Yazıcıoğlu Mehmet Hac için Hicaz a gider. Orada hastalanır. Arkadaşları geri döner o gurbet ellerde yalnız kalır. Kendisine yardım edecek Allah dostlarından yardım aramaya başlar. Keşif ve keramet sahibi bir zat ile karşılaşır.Ondan Geliboluya dönebilmek için himmet ister. O zat yazıcızadeye ” ey yolcu ey efendi sen nerelisin diye sorunca ” yazıcıoğlu ben Gelibolu doğumluyumder.
O Allah dostu siizn orada subaşı Ahmet var tanır mısın der. Oda evet efendi çok ii tanışırız çok iyi insandır ve şehrimizin su başıdır der. ” Madem o kadar samimisiniz oraya vardığınızda selamımı söyle ve öyle bir sille vurku gözünden yaşlar aksın der.”Ve cebinden mum çıkararak yazıcı zade ye verir. Mehmet efendi mumu yakmasıyla beraber bir anda kendini Gelibolunda bulur. Yolda subaşı ahmet’e rastlar. Subaşı Ahmet ; ” sultanım geldiğin yerde bir sille meselesi geçmişti diye tebessüm eder.” Ey Mehmet efendi işte biz istekli olan bazı kişilerin senin geldiğin o mekanlara tayi mekanla yollarız. deyince Mehmet efendi onun manevi derecesi daha iyi anlamış olur.
Çanakkale – Gelibolu’da ;İbni Hasancık sokakla ibni hasancık 2 sokağının kesiştiği yerde köşe başındadır. Camii kebir den aşağıya doğru inen yokuş üzerinde
Camii kebir mahallesi Kale bayırı inişinde İbni hasancık sokakta bulunmaktadır. Civarında cami ve mescidi bulunması gerekirken bugun sadece kabri ve önünde suyu akmayan çeşmesi kalmıştır.
ÇANAKKALE – GELİBOLU’DA Karamanlar caddesinde no 27 de Asb.Sadık beyin evinin bahçesinde yer alır.

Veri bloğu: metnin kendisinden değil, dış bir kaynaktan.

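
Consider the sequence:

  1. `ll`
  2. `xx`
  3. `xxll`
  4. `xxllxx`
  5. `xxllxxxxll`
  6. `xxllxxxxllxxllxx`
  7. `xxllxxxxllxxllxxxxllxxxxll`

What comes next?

This is a Fibonacci-style word recurrence s(k) = s(k−1)·s(k−2): e.g. xx·ll = xxll.
So term 8 is xxllxxxxllxxllxxxxllxxxxll·xxllxxxxllxxllxx.

xxllxxxxllxxllxxxxllxxxxllxxllxxxxllxxllxx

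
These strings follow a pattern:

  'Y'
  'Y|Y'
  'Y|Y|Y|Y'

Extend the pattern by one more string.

s(k+1) = s(k)·|·s(k) — each term doubles the last with '|' between the halves.
Doubling Y|Y|Y|Y with '|' between the halves:

Y|Y|Y|Y|Y|Y|Y|Y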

Gelibolu’da 4’ü Alaattin Kalfa Mezarlığı, 2’si buranın hemen yakınındaki Halvetî Tekkesi Mezarlığı ve 2’si de Karamanlar Mahallesindeki bir evin bahçesinde yer alan Seyyidler Halvetî Mezarlığı olmak üzere üç ayrı yerde toplam 8 tane Halvetî mezar taşı bulunmuştur. Tasavvuf tarihine yönelik kaynaklarda Gelibolu’da Halvetî tekkesi bulunduğuna dair bir bilgi bulunmamakla birlikte bu durum bize Gelibolu’da en az iki Halveti tekkesi olduğunu düşündürmektedir.

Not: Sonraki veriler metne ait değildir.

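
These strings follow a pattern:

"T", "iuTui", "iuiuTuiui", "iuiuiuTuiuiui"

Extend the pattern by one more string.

s(k+1) = iu·s(k)·ui, so each term gains iu as a prefix and ui as a suffix.
Applying this once more to iuiuiuTuiuiui:

iuiuiuiuTuiuiuiui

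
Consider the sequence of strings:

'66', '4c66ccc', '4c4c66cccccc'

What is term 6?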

Kutbul Arifin Seyyid Şeyh said efendinin kabri seydiler mezarlığında bulunur.Seydiler Mezarlığında şeyh efendi nin dışında Şeyh mehmet sufi efendi – Şamlı Yusuf dede – ahmet Dede ve Şeyh efendini halaları yatmaktadır.Bu mezarlık Karamanlar caddesinde Asb.sadık beyin evinin bahçesinde yer alır.Hakkında herhangi bir bilgiye rastlayamadık.
Kabir taşında şöyle yazar;
Hû Tarîk-i Halvetî Kutbü‘l-‘ârifîn Merhûm Seyyid Şeyh Sa‘îd Efendi Rûhiyçün fâtiha Sene 1250 -1835
Çanakkale – Gelibolu’da Gaziosmanpaşa camii nin giriş kapısının karşı sırasında
Gelibolu’nun büyük camii diye anılan Gazi Süleyman Paşa camii nin karşısında mezarı bulunan Piri baba Gelibolu’nun fethine katılarak şehrin fethinde büyük gayretleri geçen Alperen Dervişlerindendir. Fethi sırasında askere manevi şevk ve heyecan vererek onları çoştururmuş. Şu an ki kabrinin bulunduğu yerde bir çok şehidin yattığı kaydedilir.